Ключ лежал в трещине. Родители не любили сидеть в этом семейном склепе, как говорила мама, и чуть чего - уходили в гости. Я съел кусок колбасы с хлебом, завел будильник на без пятнадцати пять и прилег на постель, потревожив Вуфа. Он судорожно, точно умирая, потянулся и потом лишь открыл глаза. Борька прямо наколдовал - Вуф так и прилипло к котенку. Выступают Вов и Вуф!.. Таскать шахматные фигуры я его, конечно, не научу, а вот под гитару он у меня замяукает, пусть только окрепнет чуть-чуть!.. Но чем бы я ни занимал себя - Марийкой, колбасой, Вуфом, - я все равно видел пляж, видел, как я выскакиваю на берег и кричу "тонет" вместо того, чтобы самому кинуться и спасти Люську. Хоть бы поколебался, а то даже и мысли не было. Утешало немного то, что и никто из наших не кинулся. А кто кинется, если комиссар стоит и орет?.. Красивая получается картинка: я уговорил Славку стянуть камеру, я подзадорил Борьку с Люськой уплыть на глубину, а как беда - меня тю-тю. Хорош Гусь!.. От раздумий заболела голова, и я уснул.
А проснулся раньше будильника, от боязни опоздать.
Умылся, еще раз пожевал колбасы и не спеша двинулся на свидание, которое было уже не совсем деловым. Я решил, что не сразу поведу Марийку к Нинке, а прогуляюсь с ней по палисадникам, покажу, в каких кустах надежнее прятаться, покажу, где играем в ножичек, где росла ветка-мостик, и саму засохшую ветку покажу...
И вдруг голос...
- Ваш правый!
Я был против крыльца Бобкиных. На нижней ступеньке сидел Юрка, с синяком под левым глазом, который заплыл и налился краснотой. Юрка выжидательно-робко смотрел на меня, уверенный, что я пройду мимо. И я бы прошел мимо, если бы не увиденная сцена под грибком, которая задела меня и которую хотелось выяснить. К тому же непонятной была эта неожиданная выходка Юрки: избегал-избегал нас и вот тебе - сам лезет в пасть.
Юрка чуть выждал - не уйду ли я все-таки, - подошел и, со сдержанным удовольствием запустил руку в мой правый карман, вытащил расческу. Ухмыльнувшись, он провел ногтем по ее зубцам, продул их и глянул на меня. Подтек был ужасным, у меня аж слезы навернулись.

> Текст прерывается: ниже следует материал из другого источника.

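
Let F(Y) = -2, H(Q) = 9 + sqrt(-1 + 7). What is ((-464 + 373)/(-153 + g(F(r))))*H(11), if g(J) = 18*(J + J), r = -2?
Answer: 91/25 + 91*sqrt(6)/225 ≈ 4.6307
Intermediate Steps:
H(Q) = 9 + sqrt(6)
g(J) = 36*J (g(J) = 18*(2*J) = 36*J)
((-464 + 373)/(-153 + g(F(r))))*H(11) = ((-464 + 373)/(-153 + 36*(-2)))*(9 + sqrt(6)) = (-91/(-153 - 72))*(9 + sqrt(6)) = (-91/(-225))*(9 + sqrt(6)) = (-91*(-1/225))*(9 + sqrt(6)) = 91*(9 + sqrt(6))/225 = 91/25 + 91*sqrt(6)/225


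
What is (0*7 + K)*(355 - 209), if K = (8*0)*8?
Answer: 0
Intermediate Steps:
K = 0 (K = 0*8 = 0)
(0*7 + K)*(355 - 209) = (0*7 + 0)*(355 - 209) = (0 + 0)*146 = 0*146 = 0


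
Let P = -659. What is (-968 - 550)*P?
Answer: 1000362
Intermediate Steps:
(-968 - 550)*P = (-968 - 550)*(-659) = -1518*(-659) = 1000362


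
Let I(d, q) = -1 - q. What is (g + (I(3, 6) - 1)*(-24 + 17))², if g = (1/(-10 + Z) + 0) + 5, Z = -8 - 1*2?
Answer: 1485961/400 ≈ 3714.9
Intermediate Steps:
Z = -10 (Z = -8 - 2 = -10)
g = 99/20 (g = (1/(-10 - 10) + 0) + 5 = (1/(-20) + 0) + 5 = (-1/20 + 0) + 5 = -1/20 + 5 = 99/20 ≈ 4.9500)
(g + (I(3, 6) - 1)*(-24 + 17))² = (99/20 + ((-1 - 1*6) - 1)*(-24 + 17))² = (99/20 + ((-1 - 6) - 1)*(-7))² = (99/20 + (-7 - 1)*(-7))² = (99/20 - 8*(-7))² = (99/20 + 56)² = (1219/20)² = 1485961/400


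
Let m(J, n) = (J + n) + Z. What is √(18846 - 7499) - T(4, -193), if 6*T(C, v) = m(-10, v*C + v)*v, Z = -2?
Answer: -188561/6 + √11347 ≈ -31320.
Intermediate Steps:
m(J, n) = -2 + J + n (m(J, n) = (J + n) - 2 = -2 + J + n)
T(C, v) = v*(-12 + v + C*v)/6 (T(C, v) = ((-2 - 10 + (v*C + v))*v)/6 = ((-2 - 10 + (C*v + v))*v)/6 = ((-2 - 10 + (v + C*v))*v)/6 = ((-12 + v + C*v)*v)/6 = (v*(-12 + v + C*v))/6 = v*(-12 + v + C*v)/6)
√(18846 - 7499) - T(4, -193) = √(18846 - 7499) - (-193)*(-12 - 193*(1 + 4))/6 = √11347 - (-193)*(-12 - 193*5)/6 = √11347 - (-193)*(-12 - 965)/6 = √11347 - (-193)*(-977)/6 = √11347 - 1*188561/6 = √11347 - 188561/6 = -188561/6 + √11347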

- Ладно, - сказал Юрка, - прощаю для начала, - и спустил расческу обратно.
- Для какого начала? - не понял я.
- Ну, вообще... Мы же давно не проверяли... Лезь!

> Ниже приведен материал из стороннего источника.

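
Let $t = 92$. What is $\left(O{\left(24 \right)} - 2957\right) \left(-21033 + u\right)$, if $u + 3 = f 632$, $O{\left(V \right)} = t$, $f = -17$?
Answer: $91049700$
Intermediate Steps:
$O{\left(V \right)} = 92$
$u = -10747$ ($u = -3 - 10744 = -10747$)
$\left(O{\left(24 \right)} - 2957\right) \left(-21033 + u\right) = \left(92 - 2957\right) \left(-21033 - 10747\right) = \left(-2865\right) \left(-31780\right) = 91049700$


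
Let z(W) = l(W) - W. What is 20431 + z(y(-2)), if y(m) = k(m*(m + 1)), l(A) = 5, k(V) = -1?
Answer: 20437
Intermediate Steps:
y(m) = -1
z(W) = 5 - W
20431 + z(y(-2)) = 20431 + (5 - 1*(-1)) = 20431 + (5 + 1) = 20431 + 6 = 20437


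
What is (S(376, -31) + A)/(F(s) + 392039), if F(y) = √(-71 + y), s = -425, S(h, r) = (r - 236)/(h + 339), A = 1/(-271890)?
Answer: -5692041291691/5975686690837024590 + 29038138*I*√31/2987843345418512295 ≈ -9.5253e-7 + 5.4112e-11*I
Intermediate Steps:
A = -1/271890 ≈ -3.6780e-6
S(h, r) = (-236 + r)/(339 + h)
(S(376, -31) + A)/(F(s) + 392039) = ((-236 - 31)/(339 + 376) - 1/271890)/(√(-71 - 425) + 392039) = (-267/715 - 1/271890)/(√(-496) + 392039) = ((1/715)*(-267) - 1/271890)/(4*I*√31 + 392039) = (-267/715 - 1/271890)/(392039 + 4*I*√31) = -14519069/(38880270*(392039 + 4*I*√31))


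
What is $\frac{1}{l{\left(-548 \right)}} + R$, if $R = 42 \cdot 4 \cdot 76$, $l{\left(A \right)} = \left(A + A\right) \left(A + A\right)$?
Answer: $\frac{15337125889}{1201216} \approx 12768.0$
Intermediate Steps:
$l{\left(A \right)} = 4 A^{2}$ ($l{\left(A \right)} = 2 A 2 A = 4 A^{2}$)
$R = 12768$ ($R = 168 \cdot 76 = 12768$)
$\frac{1}{l{\left(-548 \right)}} + R = \frac{1}{4 \left(-548\right)^{2}} + 12768 = \frac{1}{4 \cdot 300304} + 12768 = \frac{1}{1201216} + 12768 = \frac{15337125889}{1201216}$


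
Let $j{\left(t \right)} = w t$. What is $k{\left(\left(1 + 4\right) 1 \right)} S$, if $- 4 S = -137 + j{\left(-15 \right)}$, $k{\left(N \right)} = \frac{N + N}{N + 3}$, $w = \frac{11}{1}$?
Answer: $\frac{755}{8} \approx 94.375$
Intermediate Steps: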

И он подставил мне свой правый. Я сунулся и извлек зажигалку и девять копеек, ровно столько, сколько можно брать. Надавил зажигалку загорелась. Чудеса! Юрка, не клавший в карман и пуговицы, так оплошал! Ведь и крикнул первым, мог бы переложить!.. Все ясно - нарочно.
- Ладно, - сказал я. - Прощаю.
- Никаких прощаю!.. Прошлепал - все! Закон!
- Тогда расческу возьми.
- Кого мне, бабку Перминову чесать? Я же лысый.
- А зачем мне зажигалка, я же не курю. А ты что, начал потягивать?
- Иногда. Заставляют, - ответил он и пощупал синяк.
И тут я спросил:
- За что тебя Блин?
- Видел?.. Подлюга! Я ему еще устрою! - стянув губы кисетом, пригрозил он. - А ветку не я спилил, не думай! Что я, дурак - свои ветки пилить. Без меня они. Я даже поцапался, когда узнал. И Генку ударил не я Блин.
Я удивился:
- А вы что, Генку били?
- Да не били... Просто он бежал куда-то, мы его подозвали. Блин и спрашивает: ты что, мол, тоже в "Союз чести" вступил? А он - вступил, говорит. А ну, говорит, доставай билет и рви, Блин это. Он всегда так чтобы человек сам себе вредил... А Генка - нет, говорит, не порву. Порвешь, говорит, и по носу его - раз! Кровь! Ну, мы и драть...
- Ах, вон это когда! А Генка сказал, что запнулся.